The Prize Is Measured in Basis Points
BCG attaches hard numbers to the upside. The firm estimates that getting AI right could be worth 220 to 350 basis points of EBIT for CPG companies and 180 to 360 basis points for retailers. In a sector where operating margins are notoriously thin and competition for shelf space and shopper attention is relentless, several points of EBIT is the difference between leading a category and defending one.

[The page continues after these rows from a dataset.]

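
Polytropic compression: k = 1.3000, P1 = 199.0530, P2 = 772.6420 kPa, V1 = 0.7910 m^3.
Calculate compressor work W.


(k-1)/k = 0.2308
(P2/P1)^exp = 1.3675
W = 4.3333 * 199.0530 * 0.7910 * (1.3675 - 1) = 250.7362 kJ

250.7362 kJ


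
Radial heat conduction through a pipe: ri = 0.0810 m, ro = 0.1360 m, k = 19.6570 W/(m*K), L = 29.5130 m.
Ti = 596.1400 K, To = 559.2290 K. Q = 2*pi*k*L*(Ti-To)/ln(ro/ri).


dT = 36.9110 K
ln(ro/ri) = 0.5182
Q = 2*pi*19.6570*29.5130*36.9110 / 0.5182 = 259635.4941 W

259635.4941 W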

That is why the report frames AI as a margin lever rather than a moonshot.
Nicolas De Bellefonds, BCG's global AI lead and a coauthor, was careful to dispel the idea that the winners simply had better starting hands. "The reason that some CPG companies and retailers are pulling ahead isn't necessarily that they started from a stronger position," he said, pointing instead to higher ambition, focus on a few priorities, and disciplined management of data and technology. We find that reassuring and demanding in equal measure. Reassuring, because it means the advantage is built rather than inherited. Demanding, because it removes the excuse that a company is simply behind on data or talent. The differentiator, on this evidence, is choice and discipline, and both are available to anyone willing to stop experimenting and start scaling.
What This Means for Technology Leaders
For CIOs and CTOs in CPG and retail, the study reads like a checklist disguised as research. Pick a small number of core commercial processes, idea to market or offer to assortment among them, and concentrate AI there rather than spreading it thin. Insist on ROI measurement before funding, because the absence of it is the clearest signal of a laggard. And treat ambition as a strategic input, since the leaders set higher targets and mobilized their organizations to hit them.
The broader signal is that the patient capital phase of enterprise AI is ending in this sector. Boards that funded exploration on faith now want margin in return, and a survey-backed estimate of up to 360 basis points of EBIT gives them a number to demand. We expect the next two years to produce a visible split between companies that industrialized AI in their core operations and those that have an impressive list of pilots and little to show on the income statement. The honeymoon, as Chan said, is over. The marriage, with all its accountability, has begun.